Thankfully, his jokes here are rare, but they’re pretty dark. In the aforementioned Humanity special on Netflix, Gervais — in the segment where he coyly discusses jokes that were too offensive for him to stay onstage by … saying them onstage — he briefly mocks Bill Cosby’s victims by hypothesizing about which celebrities might be, essentially, unrape-able. First, he drops a slightly baffling joke implying that Helen Mirren is too much of a lady to be sexually assaulted. Then, he makes a fatphobic comment about Melissa McCarthy being too much of “a beast” to be subdued by the date rape drugs Cosby used in his assaults.

A third, extremely dark joke, is considered by some audiences to be one of Gervais’s best and by others to be among his most offensive for its “trivialization of male sexual violence against women.” The entire bit is built around a setup for a joke about child molestation, with an even darker “twist” joke about child sexual abuse at its center.

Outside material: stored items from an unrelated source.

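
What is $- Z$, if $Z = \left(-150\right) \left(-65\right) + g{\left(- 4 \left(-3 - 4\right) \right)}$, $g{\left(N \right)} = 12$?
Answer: $-9762$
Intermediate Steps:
$Z = 9762$ ($Z = \left(-150\right) \left(-65\right) + 12 = 9750 + 12 = 9762$)
$- Z = \left(-1\right) 9762 = -9762$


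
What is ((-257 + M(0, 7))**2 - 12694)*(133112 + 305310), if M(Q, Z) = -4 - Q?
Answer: 24300416194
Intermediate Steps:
((-257 + M(0, 7))**2 - 12694)*(133112 + 305310) = ((-257 + (-4 - 1*0))**2 - 12694)*(133112 + 305310) = ((-257 + (-4 + 0))**2 - 12694)*438422 = ((-257 - 4)**2 - 12694)*438422 = ((-261)**2 - 12694)*438422 = (68121 - 12694)*438422 = 55427*438422 = 24300416194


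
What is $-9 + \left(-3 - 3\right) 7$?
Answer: $-51$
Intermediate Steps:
$-9 + \left(-3 - 3\right) 7 = -9 - 42 = -51$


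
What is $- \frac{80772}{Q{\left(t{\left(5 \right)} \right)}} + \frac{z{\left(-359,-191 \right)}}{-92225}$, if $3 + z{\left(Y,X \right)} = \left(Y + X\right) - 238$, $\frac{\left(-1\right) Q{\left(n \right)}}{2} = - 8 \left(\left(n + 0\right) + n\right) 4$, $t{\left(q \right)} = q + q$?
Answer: $- \frac{53201323}{843200} \approx -63.095$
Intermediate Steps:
$t{\left(q \right)} = 2 q$
$Q{\left(n \right)} = 128 n$ ($Q{\left(n \right)} = - 2 - 8 \left(\left(n + 0\right) + n\right) 4 = - 2 - 8 \left(n + n\right) 4 = - 2 - 8 \cdot 2 n 4 = - 2 - 16 n 4 = - 2 \left(- 64 n\right) = 128 n$)
$z{\left(Y,X \right)} = -241 + X + Y$ ($z{\left(Y,X \right)} = -3 - \left(238 - X - Y\right) = -3 + \left(-238 + X + Y\right) = -241 + X + Y$)
$- \frac{80772}{Q{\left(t{\left(5 \right)} \right)}} + \frac{z{\left(-359,-191 \right)}}{-92225} = - \frac{80772}{128 \cdot 2 \cdot 5} + \frac{-241 - 191 - 359}{-92225} = - \frac{80772}{128 \cdot 10} - - \frac{113}{13175} = - \frac{80772}{1280} + \frac{113}{13175} = \left(-80772\right) \frac{1}{1280} + \frac{113}{13175} = - \frac{20193}{320} + \frac{113}{13175} = - \frac{53201323}{843200}$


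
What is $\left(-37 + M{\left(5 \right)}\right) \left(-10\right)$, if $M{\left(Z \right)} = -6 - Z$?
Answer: $480$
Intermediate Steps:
$\left(-37 + M{\left(5 \right)}\right) \left(-10\right) = \left(-37 - 11\right) \left(-10\right) = \left(-48\right) \left(-10\right) = 480$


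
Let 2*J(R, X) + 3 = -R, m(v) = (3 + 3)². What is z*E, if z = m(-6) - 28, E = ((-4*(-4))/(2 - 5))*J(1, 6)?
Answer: 256/3 ≈ 85.333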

He defended Louis C.K.’s inflammatory post-Me-Too comedy

In late 2018, a Louis C.K. post-Me-Too comedy routine, which was still being workshopped through live performances, was leaked online, revealing a stretch of offensive material that mocked everyone from non-binary people to Parkland shooting victims.

Gervais spoke out in defense of Louis C.K., telling Vanity Fair in a 2019 interview that he sympathized with the other comedian for having jokes leaked while they were still in progress. But then he went further, once again blaming audiences for allegedly not understanding the jokes:

[C.K.’s] got nothing against those [Parkland] kids. It was him pretending to be angry for comedy.

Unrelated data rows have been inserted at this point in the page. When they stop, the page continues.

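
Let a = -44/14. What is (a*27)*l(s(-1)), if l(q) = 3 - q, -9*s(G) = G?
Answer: -1716/7 ≈ -245.14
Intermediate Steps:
s(G) = -G/9
a = -22/7 (a = -44*1/14 = -22/7 ≈ -3.1429)
(a*27)*l(s(-1)) = (-22/7*27)*(3 - (-1)*(-1)/9) = -594*(3 - 1*⅑)/7 = -594*(3 - ⅑)/7 = -594/7*26/9 = -1716/7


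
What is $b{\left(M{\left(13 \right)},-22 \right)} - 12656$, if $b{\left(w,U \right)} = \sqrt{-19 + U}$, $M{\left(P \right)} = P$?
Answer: $-12656 + i \sqrt{41} \approx -12656.0 + 6.4031 i$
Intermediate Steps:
$b{\left(M{\left(13 \right)},-22 \right)} - 12656 = \sqrt{-19 - 22} - 12656 = \sqrt{-41} - 12656 = i \sqrt{41} - 12656 = -12656 + i \sqrt{41}$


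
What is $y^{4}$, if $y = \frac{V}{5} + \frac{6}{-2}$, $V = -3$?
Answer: $\frac{104976}{625} \approx 167.96$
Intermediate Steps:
$y = - \frac{18}{5}$ ($y = - \frac{3}{5} + \frac{6}{-2} = \left(-3\right) \frac{1}{5} + 6 \left(- \frac{1}{2}\right) = - \frac{3}{5} - 3 = - \frac{18}{5} \approx -3.6$)
$y^{4} = \left(- \frac{18}{5}\right)^{4} = \frac{104976}{625}$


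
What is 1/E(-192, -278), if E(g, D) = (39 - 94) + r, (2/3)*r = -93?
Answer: -2/389 ≈ -0.0051414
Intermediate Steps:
r = -279/2 (r = (3/2)*(-93) = -279/2 ≈ -139.50)
E(g, D) = -389/2 (E(g, D) = (39 - 94) - 279/2 = -55 - 279/2 = -389/2)
1/E(-192, -278) = 1/(-389/2) = -2/389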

Two years ago, we’d have got that. We’d have said, “Oh yeah, he’s being naughty.” Now we go, “No, he means it now.” Now he’s out in the cold; now he’s an alt-right Nazi. It’s ludicrous.

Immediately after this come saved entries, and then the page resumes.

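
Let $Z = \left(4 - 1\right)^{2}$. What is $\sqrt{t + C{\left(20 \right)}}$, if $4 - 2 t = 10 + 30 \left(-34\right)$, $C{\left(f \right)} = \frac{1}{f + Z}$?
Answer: $\frac{4 \sqrt{26651}}{29} \approx 22.517$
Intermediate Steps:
$Z = 9$ ($Z = 3^{2} = 9$)
$C{\left(f \right)} = \frac{1}{9 + f}$ ($C{\left(f \right)} = \frac{1}{f + 9} = \frac{1}{9 + f}$)
$t = 507$ ($t = 2 - \frac{10 + 30 \left(-34\right)}{2} = 2 - \frac{10 - 1020}{2} = 2 - -505 = 2 + 505 = 507$)
$\sqrt{t + C{\left(20 \right)}} = \sqrt{507 + \frac{1}{9 + 20}} = \sqrt{507 + \frac{1}{29}} = \sqrt{\frac{14704}{29}} = \frac{4 \sqrt{26651}}{29}$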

In other words, Gervais, joining many of his fellow comedians, blames cancel culture for destroying nuance in standup comedy, while also downplaying the reasons people find certain kinds of comedy offensive.

Oh, yeah, and he was part of that old resurfaced n-word bit

Remember that old segment from HBO’s 2011’s Talking Funny special that resurfaced in 2018 in which a bunch of male comics laugh at their own use of the n-word? In case you’ve forgotten which comics were involved in that delightful episode, here we have Chris Rock, a gleeful Louis C.K., a Ricky Gervais who seems hesitant at first but rapidly gets into the bit, and a Jerry Seinfeld who seems appalled the whole time.

This is important context for his assertion in the aforementioned THR interview that offensive humor is in the eye of the beholder:

It’s a good thing to not be racist and sexist and homophobic. But it’s not a good thing to not be allowed to make jokes about those things, because you can tell a joke about race without being racist. I’m happy to play by the rules. It’s just that the 200 million people watching have different rules. That’s the plight. When people say, “He crossed the line,” I say, “I didn’t draw a line, you did.” It’s relative. It’s subjective.

In the clip above, it almost appears that Gervais is re-drawing the line in front of our eyes, deciding that a line that couldn’t be crossed seconds earlier — saying the n-word — is, in fact, fine.

So where does all this leave us? Probably right back where we started.

What does all of this mean for Gervais’s 2020 Golden Globes appearance? Probably just where we were four years ago, the last time Gervais hosted the Globes: with Gervais taking potshots at various celebrities and pet progressive issues, then retreating into a defensive stance on social media. Brendan James notes in his Baffler piece that this disappointingly banal pattern has pretty much defined Gervais’s most recent career phase:

Gervais [abandoned] satire and storytelling and instead adopt[ed] a new comedic style of being incredibly logged-on and tweeting “Have I offended you? Do you find me offensive?” next to professionally shot photos of himself laughing. It is, in fact, a long way down from the brilliant work that made him famous.

This repetitive cycle means it’s probably too much to ask that Gervais undergo an attitudinal transformation before the Golden Globes ceremony and recognize that his transphobic jokes and other offensive jokes make life harder for real marginalized people.

But maybe this Sunday, with any luck, Gervais will just stick to mocking celebrities.